Abstract

Sand ramps have been identified in a side-valley on the southern side of the Little Caledon River in the Golden Gate Highlands National Park, Free State, South Africa. The site lies in the foothills of the northern Drakensberg (Maluti) Mountains, and this study aims to explore the potential of such deposits to add to the sparse palaeoenvironmental record of the region. Up to 11 m of aeolian sand, banked against north-facing slopes, is exposed by fluvial incision through the deposits, revealing interbedded fluvial lenses and palaeosols.
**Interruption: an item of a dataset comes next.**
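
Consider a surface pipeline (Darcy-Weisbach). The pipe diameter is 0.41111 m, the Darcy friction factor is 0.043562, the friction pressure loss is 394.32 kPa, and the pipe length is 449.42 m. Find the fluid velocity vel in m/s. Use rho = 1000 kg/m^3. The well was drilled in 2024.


vel = sqrt(dP*1000*2*D / (f*L*rho))
vel = sqrt(394.32*1000*2*0.41111 / (0.043562*449.42*1000))
vel = 4.0695 m/s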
The region is currently devoid of significant aeolian sediment transport or deposition, and supports well-developed grassland vegetation; these deposits testify to former conditions different from those of today, which would have been characterised by depleted vegetation and a different wind and/or climatic regime. Biogenic proxies are absent from the deposits, but Optically-Stimulated Luminescence (OSL) dating of the sediments reveals that they accumulated at intervals throughout much of the last glacial event, from around 45 to 16 ka. These dates are consistent with those of vegetation changes from palaeoecological sites elsewhere in the region, and also with dated evidence for niche glaciation further south in the high Drakensberg. Evidence from this study supports significant landscape changes in the Drakensberg during the last glacial, with the foothills in the region of Golden Gate Highlands National Park subject to aeolian processes under a periglacial environment.